In 2018, transgender wrestler Mack Beggs made national headlines when he went undefeated and won the girls' state championship. Over the previous years, Beggs, who was born female, had undergone hormone therapy as part of his gender transition. (Supporters of SB 29 argue male hormones and their effects on size and muscle mass give unfair advantages to trans athletes. In Texas, University Interscholastic League rules require student-athletes to compete according to whichever gender is listed on their birth certificate.) Despite Beggs’ desire to wrestle against the boys, he was obliged to wrestle in the girls’ tournament.
Monica Allen was Beggs’ coach and began coaching him when he first began his transition during his sophomore year.
“I watched Mack progress just like any other hardworking athlete would," Allen says. "I saw Mack get to where he was through hard work and dedication. His progression through wrestling was just like any other wrestling. I’m not sure if he had an advantage or not.”
“Every person should be respected and have the right to compete,” says state champion Ashley Lekas. “But I see issues with male-born athletes wanting to wrestle against girls. They have physical advantages such as bone density, muscle fibers, testosterone; there’s a huge difference, and it’s not fair.”

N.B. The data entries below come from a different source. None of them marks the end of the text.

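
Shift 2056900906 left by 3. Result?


0b1111010100110011101000100101010 << 3 = 0b1111010100110011101000100101010000 = 16455207248

16455207248


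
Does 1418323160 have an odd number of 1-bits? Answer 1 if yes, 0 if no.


0b1010100100010011110010011011000 has 14 ones => parity 0

0


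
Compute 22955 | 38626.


0b101100110101011 | 0b1001011011100010 = 0b1101111111101011 = 57323

57323


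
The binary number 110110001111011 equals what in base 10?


110110001111011 in decimal = 27771

27771


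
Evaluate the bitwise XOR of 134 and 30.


0b10000110 ^ 0b11110 = 0b10011000 = 152

152


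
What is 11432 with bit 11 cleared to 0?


11432 & ~(1 << 11) = 9384

9384


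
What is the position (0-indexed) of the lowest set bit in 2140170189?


0b1111111100100000110011111001101. Lowest set bit at position 0

0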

LGBTQ advocates argue that the bill is discriminatory and harmful to the transgender community in Texas.
Bobbi Navarrete has been wrestling since she was in elementary school, but she never competed against a transgender wrestler.
While Beggs’ winning the state championship got the country talking about transgender athletes in wrestling, Allen says that it isn’t the first time a transgender wrestler has competed.
“When I first started coaching, I took the girls to a tournament and there was a transgender wrestler, but that wrestler didn’t do well in the tournament, so it wasn’t as big a story,” Allen says.
One reason wrestling appeals to so many is that it is truly a one-on-one sport. Teams score points and compete against one another, but wins, losses and points all fall on the individual wrestler’s shoulders.
“I get to fight and be praised,” Lekas says. “The training is so difficult that when you win, it feels incredibly rewarding.”
Former state champion Navarrete has felt the same thrill of victory, but for her, it is more about the journey.
“I love the grind,” she says. “I love the burn. If I want to get in shape, I’d go to a mat-room and wrestle. Wrestling has provided me so many opportunities and friendships.”
Navarette is planning to become a volunteer wrestling coach while she finishes college and then become a full-time certified teacher and coach. She’s excited to get back in the gym, where she has spent so much of her life. Would she be able to keep up with the boy wrestlers this time when she returns as a teacher?
“Oh absolutely, Navarette says. “I could definitely take them on. It’s not all about strength. If you can perfect your technique, you will be successful.”